Mémorial des Martyrs de la Déportation, 2 juillet 2022

Le 2 juillet 1944, le convoi n°7909 partait de la gare de Compiègne à destination du camp de concentration de Dachau, transportant à son bord plus de 2000 détenus. Entassés par groupes de 100 dans des wagons à bestiaux ne pouvant en principe accueillir plus de 40 hommes, les prisonniers allaient voyager debout pendant trois jours, chacun disposant d’un espace vital aux dimensions comparables à celles d’une feuille de papier A4. À ces conditions inhumaines s’en ajouteraient d’autres au cours du trajet : le manque de ravitaillement, mais aussi une chaleur suffocante, car les déportés eurent la terrible malchance de voyager par temps caniculaire. Le 5 juillet, à l’arrivée en gare de Dachau, des corps innombrables et sans vie furent extraits des wagons. Selon certaines estimations, 984 cadavres prirent la direction du four crématoire du camp de Dachau, qu’ils alimentèrent quatre jours durant.
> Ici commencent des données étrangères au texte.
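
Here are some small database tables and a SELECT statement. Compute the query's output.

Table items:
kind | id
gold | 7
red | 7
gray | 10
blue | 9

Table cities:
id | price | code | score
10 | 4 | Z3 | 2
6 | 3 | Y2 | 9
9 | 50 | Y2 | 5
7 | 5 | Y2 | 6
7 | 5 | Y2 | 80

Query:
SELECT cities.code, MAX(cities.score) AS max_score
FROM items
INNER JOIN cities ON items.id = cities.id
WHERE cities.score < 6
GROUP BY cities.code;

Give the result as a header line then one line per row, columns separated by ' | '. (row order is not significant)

After JOIN cities (6 rows):
items.kind | items.id | cities.id | cities.price | cities.code | cities.score
gold | 7 | 7 | 5 | Y2 | 6
gold | 7 | 7 | 5 | Y2 | 80
red | 7 | 7 | 5 | Y2 | 6
red | 7 | 7 | 5 | Y2 | 80
gray | 10 | 10 | 4 | Z3 | 2
blue | 9 | 9 | 50 | Y2 | 5
After WHERE (2 rows):
items.kind | items.id | cities.id | cities.price | cities.code | cities.score
gray | 10 | 10 | 4 | Z3 | 2
blue | 9 | 9 | 50 | Y2 | 5
After GROUP BY (2 rows):
cities.code | max_score
Z3 | 2
Y2 | 5

== RESULT ==
cities.code | max_score
Z3 | 2
Y2 | 5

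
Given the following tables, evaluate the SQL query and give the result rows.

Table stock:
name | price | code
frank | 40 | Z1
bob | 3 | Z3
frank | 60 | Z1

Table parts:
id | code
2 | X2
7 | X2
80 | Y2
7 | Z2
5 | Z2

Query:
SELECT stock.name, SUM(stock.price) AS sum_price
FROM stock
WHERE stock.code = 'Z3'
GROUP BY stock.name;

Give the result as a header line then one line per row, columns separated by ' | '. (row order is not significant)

After WHERE (1 rows):
stock.name | stock.price | stock.code
bob | 3 | Z3
After GROUP BY (1 rows):
stock.name | sum_price
bob | 3

== RESULT ==
stock.name | sum_price
bob | 3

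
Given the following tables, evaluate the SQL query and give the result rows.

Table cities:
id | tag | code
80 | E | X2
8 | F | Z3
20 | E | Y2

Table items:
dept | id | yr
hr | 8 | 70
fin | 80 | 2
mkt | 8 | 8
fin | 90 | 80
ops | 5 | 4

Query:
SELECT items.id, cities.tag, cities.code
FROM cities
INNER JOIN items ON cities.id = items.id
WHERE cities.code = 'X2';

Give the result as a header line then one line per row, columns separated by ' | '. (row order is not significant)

After JOIN items (3 rows):
cities.id | cities.tag | cities.code | items.dept | items.id | items.yr
80 | E | X2 | fin | 80 | 2
8 | F | Z3 | hr | 8 | 70
8 | F | Z3 | mkt | 8 | 8
After WHERE (1 rows):
cities.id | cities.tag | cities.code | items.dept | items.id | items.yr
80 | E | X2 | fin | 80 | 2
After SELECT (1 rows):
items.id | cities.tag | cities.code
80 | E | X2

== RESULT ==
items.id | cities.tag | cities.code
80 | E | X2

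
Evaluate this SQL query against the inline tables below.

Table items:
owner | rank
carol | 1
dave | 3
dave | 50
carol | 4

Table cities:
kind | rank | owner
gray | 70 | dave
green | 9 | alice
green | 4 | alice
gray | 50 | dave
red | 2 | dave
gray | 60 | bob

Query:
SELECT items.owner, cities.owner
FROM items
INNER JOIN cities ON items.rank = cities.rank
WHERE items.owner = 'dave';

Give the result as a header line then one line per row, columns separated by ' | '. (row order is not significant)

After JOIN cities (2 rows):
items.owner | items.rank | cities.kind | cities.rank | cities.owner
dave | 50 | gray | 50 | dave
carol | 4 | green | 4 | alice
After WHERE (1 rows):
items.owner | items.rank | cities.kind | cities.rank | cities.owner
dave | 50 | gray | 50 | dave
After SELECT (1 rows):
items.owner | cities.owner
dave | dave

== RESULT ==
items.owner | cities.owner
dave | dave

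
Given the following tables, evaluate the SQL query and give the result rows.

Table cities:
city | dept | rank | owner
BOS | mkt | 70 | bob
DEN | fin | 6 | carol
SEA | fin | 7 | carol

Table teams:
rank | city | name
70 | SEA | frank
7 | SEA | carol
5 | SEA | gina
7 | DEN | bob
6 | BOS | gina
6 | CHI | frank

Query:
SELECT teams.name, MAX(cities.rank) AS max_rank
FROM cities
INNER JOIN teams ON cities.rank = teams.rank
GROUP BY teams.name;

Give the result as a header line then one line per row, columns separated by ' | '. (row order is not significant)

== RESULT ==
teams.name | max_rank
frank | 70
gina | 6
carol | 7
bob | 7

Derivation:
After JOIN teams (5 rows):
cities.city | cities.dept | cities.rank | cities.owner | teams.rank | teams.city | teams.name
BOS | mkt | 70 | bob | 70 | SEA | frank
DEN | fin | 6 | carol | 6 | BOS | gina
DEN | fin | 6 | carol | 6 | CHI | frank
SEA | fin | 7 | carol | 7 | SEA | carol
SEA | fin | 7 | carol | 7 | DEN | bob
After GROUP BY (4 rows):
teams.name | max_rank
frank | 70
gina | 6
carol | 7
bob | 7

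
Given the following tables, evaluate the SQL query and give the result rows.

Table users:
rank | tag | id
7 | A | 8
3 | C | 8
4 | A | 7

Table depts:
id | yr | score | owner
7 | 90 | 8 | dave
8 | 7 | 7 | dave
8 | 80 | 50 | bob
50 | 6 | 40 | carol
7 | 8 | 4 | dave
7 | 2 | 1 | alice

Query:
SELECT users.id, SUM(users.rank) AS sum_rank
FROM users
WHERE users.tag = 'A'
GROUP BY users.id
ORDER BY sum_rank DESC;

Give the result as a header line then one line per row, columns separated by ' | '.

After WHERE (2 rows):
users.rank | users.tag | users.id
7 | A | 8
4 | A | 7
After GROUP BY (2 rows):
users.id | sum_rank
8 | 7
7 | 4
After ORDER BY (2 rows):
users.id | sum_rank
8 | 7
7 | 4

== RESULT ==
users.id | sum_rank
8 | 7
7 | 4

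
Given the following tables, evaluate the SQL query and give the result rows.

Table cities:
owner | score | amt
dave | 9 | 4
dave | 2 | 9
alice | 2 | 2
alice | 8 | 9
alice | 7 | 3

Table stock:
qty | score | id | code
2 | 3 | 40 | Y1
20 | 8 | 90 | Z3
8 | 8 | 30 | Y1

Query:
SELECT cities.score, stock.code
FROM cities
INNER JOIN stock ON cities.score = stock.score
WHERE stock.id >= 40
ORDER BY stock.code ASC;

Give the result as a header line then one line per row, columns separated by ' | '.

== RESULT ==
cities.score | stock.code
8 | Z3

Derivation:
After JOIN stock (2 rows):
cities.owner | cities.score | cities.amt | stock.qty | stock.score | stock.id | stock.code
alice | 8 | 9 | 20 | 8 | 90 | Z3
alice | 8 | 9 | 8 | 8 | 30 | Y1
After WHERE (1 rows):
cities.owner | cities.score | cities.amt | stock.qty | stock.score | stock.id | stock.code
alice | 8 | 9 | 20 | 8 | 90 | Z3
After SELECT (1 rows):
cities.score | stock.code
8 | Z3
After ORDER BY (1 rows):
cities.score | stock.code
8 | Z3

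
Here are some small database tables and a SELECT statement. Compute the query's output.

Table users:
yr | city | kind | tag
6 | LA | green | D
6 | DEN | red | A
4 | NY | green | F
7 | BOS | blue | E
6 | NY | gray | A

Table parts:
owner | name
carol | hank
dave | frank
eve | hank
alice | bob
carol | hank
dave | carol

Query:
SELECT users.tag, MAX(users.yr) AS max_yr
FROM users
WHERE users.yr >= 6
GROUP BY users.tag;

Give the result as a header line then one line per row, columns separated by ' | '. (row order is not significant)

After WHERE (4 rows):
users.yr | users.city | users.kind | users.tag
6 | LA | green | D
6 | DEN | red | A
7 | BOS | blue | E
6 | NY | gray | A
After GROUP BY (3 rows):
users.tag | max_yr
D | 6
A | 6
E | 7

== RESULT ==
users.tag | max_yr
D | 6
A | 6
E | 7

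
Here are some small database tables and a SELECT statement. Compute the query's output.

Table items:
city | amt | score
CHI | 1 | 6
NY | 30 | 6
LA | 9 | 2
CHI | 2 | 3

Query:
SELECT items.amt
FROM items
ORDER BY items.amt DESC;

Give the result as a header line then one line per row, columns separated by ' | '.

== RESULT ==
items.amt
30
9
2
1

Derivation:
After SELECT (4 rows):
items.amt
1
30
9
2
After ORDER BY (4 rows):
items.amt
30
9
2
1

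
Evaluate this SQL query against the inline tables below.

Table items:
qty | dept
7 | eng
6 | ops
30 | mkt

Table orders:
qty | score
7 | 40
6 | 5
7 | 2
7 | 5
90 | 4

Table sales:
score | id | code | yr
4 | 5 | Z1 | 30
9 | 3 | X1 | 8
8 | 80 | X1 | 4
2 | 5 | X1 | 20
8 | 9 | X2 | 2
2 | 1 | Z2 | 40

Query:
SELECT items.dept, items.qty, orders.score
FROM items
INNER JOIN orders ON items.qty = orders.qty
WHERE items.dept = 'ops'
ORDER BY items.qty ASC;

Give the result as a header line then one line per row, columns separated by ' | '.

== RESULT ==
items.dept | items.qty | orders.score
ops | 6 | 5

Derivation:
After JOIN orders (4 rows):
items.qty | items.dept | orders.qty | orders.score
7 | eng | 7 | 40
7 | eng | 7 | 2
7 | eng | 7 | 5
6 | ops | 6 | 5
After WHERE (1 rows):
items.qty | items.dept | orders.qty | orders.score
6 | ops | 6 | 5
After SELECT (1 rows):
items.dept | items.qty | orders.score
ops | 6 | 5
After ORDER BY (1 rows):
items.dept | items.qty | orders.score
ops | 6 | 5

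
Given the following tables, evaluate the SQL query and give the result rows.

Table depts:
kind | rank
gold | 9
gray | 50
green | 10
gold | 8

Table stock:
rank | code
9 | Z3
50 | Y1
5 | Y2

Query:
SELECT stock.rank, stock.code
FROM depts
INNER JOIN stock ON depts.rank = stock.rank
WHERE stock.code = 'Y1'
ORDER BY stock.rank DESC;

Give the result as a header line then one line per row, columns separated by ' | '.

After JOIN stock (2 rows):
depts.kind | depts.rank | stock.rank | stock.code
gold | 9 | 9 | Z3
gray | 50 | 50 | Y1
After WHERE (1 rows):
depts.kind | depts.rank | stock.rank | stock.code
gray | 50 | 50 | Y1
After SELECT (1 rows):
stock.rank | stock.code
50 | Y1
After ORDER BY (1 rows):
stock.rank | stock.code
50 | Y1

== RESULT ==
stock.rank | stock.code
50 | Y1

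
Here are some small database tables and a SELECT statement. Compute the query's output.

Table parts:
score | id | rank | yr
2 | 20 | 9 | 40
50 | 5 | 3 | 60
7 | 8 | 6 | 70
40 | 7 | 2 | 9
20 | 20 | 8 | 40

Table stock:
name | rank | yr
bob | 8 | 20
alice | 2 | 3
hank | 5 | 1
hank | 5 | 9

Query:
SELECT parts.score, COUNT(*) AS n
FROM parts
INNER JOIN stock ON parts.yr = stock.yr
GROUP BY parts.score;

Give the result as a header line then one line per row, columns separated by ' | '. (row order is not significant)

After JOIN stock (1 rows):
parts.score | parts.id | parts.rank | parts.yr | stock.name | stock.rank | stock.yr
40 | 7 | 2 | 9 | hank | 5 | 9
After GROUP BY (1 rows):
parts.score | n
40 | 1

== RESULT ==
parts.score | n
40 | 1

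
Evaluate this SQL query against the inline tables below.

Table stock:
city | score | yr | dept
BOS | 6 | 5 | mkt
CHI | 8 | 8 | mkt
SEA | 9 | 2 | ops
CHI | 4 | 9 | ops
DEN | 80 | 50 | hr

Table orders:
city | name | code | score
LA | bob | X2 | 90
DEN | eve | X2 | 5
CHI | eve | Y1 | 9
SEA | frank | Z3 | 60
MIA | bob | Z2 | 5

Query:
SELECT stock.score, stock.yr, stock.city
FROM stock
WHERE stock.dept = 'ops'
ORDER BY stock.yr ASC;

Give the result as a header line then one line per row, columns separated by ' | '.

After WHERE (2 rows):
stock.city | stock.score | stock.yr | stock.dept
SEA | 9 | 2 | ops
CHI | 4 | 9 | ops
After SELECT (2 rows):
stock.score | stock.yr | stock.city
9 | 2 | SEA
4 | 9 | CHI
After ORDER BY (2 rows):
stock.score | stock.yr | stock.city
9 | 2 | SEA
4 | 9 | CHI

== RESULT ==
stock.score | stock.yr | stock.city
9 | 2 | SEA
4 | 9 | CHI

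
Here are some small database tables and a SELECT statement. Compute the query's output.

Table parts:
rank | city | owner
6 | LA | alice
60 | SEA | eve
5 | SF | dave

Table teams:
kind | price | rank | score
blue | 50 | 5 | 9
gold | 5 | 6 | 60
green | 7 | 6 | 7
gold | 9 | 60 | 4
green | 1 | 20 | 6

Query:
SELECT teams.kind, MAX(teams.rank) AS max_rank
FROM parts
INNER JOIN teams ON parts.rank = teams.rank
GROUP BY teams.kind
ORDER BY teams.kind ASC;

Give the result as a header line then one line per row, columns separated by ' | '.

After JOIN teams (4 rows):
parts.rank | parts.city | parts.owner | teams.kind | teams.price | teams.rank | teams.score
6 | LA | alice | gold | 5 | 6 | 60
6 | LA | alice | green | 7 | 6 | 7
60 | SEA | eve | gold | 9 | 60 | 4
5 | SF | dave | blue | 50 | 5 | 9
After GROUP BY (3 rows):
teams.kind | max_rank
gold | 60
green | 6
blue | 5
After ORDER BY (3 rows):
teams.kind | max_rank
blue | 5
gold | 60
green | 6

== RESULT ==
teams.kind | max_rank
blue | 5
gold | 60
green | 6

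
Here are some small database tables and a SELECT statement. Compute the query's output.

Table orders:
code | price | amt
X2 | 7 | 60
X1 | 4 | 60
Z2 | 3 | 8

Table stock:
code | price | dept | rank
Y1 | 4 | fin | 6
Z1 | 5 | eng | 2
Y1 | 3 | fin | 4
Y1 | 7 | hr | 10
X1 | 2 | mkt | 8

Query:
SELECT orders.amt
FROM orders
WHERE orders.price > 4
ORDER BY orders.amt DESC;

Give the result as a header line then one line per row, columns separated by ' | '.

After WHERE (1 rows):
orders.code | orders.price | orders.amt
X2 | 7 | 60
After SELECT (1 rows):
orders.amt
60
After ORDER BY (1 rows):
orders.amt
60

== RESULT ==
orders.amt
60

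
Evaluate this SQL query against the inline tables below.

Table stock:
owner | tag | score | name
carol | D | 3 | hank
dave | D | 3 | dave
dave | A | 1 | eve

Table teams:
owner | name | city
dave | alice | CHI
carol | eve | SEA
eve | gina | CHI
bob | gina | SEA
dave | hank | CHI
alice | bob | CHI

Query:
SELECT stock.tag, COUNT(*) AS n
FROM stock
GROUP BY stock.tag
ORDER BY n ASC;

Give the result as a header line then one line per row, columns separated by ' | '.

== RESULT ==
stock.tag | n
A | 1
D | 2

Derivation:
After GROUP BY (2 rows):
stock.tag | n
D | 2
A | 1
After ORDER BY (2 rows):
stock.tag | n
A | 1
D | 2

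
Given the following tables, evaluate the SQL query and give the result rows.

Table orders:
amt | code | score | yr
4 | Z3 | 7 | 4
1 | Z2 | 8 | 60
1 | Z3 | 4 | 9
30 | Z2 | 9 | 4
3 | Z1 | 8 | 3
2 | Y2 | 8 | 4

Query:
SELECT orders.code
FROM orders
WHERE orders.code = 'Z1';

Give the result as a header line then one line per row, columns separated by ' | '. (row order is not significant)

== RESULT ==
orders.code
Z1

Derivation:
After WHERE (1 rows):
orders.amt | orders.code | orders.score | orders.yr
3 | Z1 | 8 | 3
After SELECT (1 rows):
orders.code
Z1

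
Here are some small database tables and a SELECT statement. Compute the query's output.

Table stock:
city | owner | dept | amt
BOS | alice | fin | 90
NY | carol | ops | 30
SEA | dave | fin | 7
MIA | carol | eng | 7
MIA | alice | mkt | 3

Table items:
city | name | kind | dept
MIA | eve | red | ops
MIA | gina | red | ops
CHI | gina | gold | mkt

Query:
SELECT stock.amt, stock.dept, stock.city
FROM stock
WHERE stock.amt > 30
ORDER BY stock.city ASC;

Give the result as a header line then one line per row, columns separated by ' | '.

After WHERE (1 rows):
stock.city | stock.owner | stock.dept | stock.amt
BOS | alice | fin | 90
After SELECT (1 rows):
stock.amt | stock.dept | stock.city
90 | fin | BOS
After ORDER BY (1 rows):
stock.amt | stock.dept | stock.city
90 | fin | BOS

== RESULT ==
stock.amt | stock.dept | stock.city
90 | fin | BOS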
Pour des raisons évidentes, ce convoi n°7909, dit « Train de la Mort », tient une place importante dans le cœur des déportés de Dachau et leurs familles. Notre Amicale en rend compte le 2 juillet de chaque année à la crypte du Mémorial des Martyrs de la Déportation (Paris), où elle se réunit pour un moment de recueillement. Cette année, nous avons tenu à en faire un événement de plus grande ampleur, car nous avons de nouveau fait l’impasse sur l’organisation d’un congrès, 2022 restant marquée par de trop nombreuses incertitudes liées à la crise sanitaire. Ce samedi 2 juillet, vous étiez donc également invités à participer à un cocktail déjeunatoire ainsi qu’à notre Assemblée Générale, qui se sont tenus à la suite de la cérémonie dans une salle conviviale située à proximité.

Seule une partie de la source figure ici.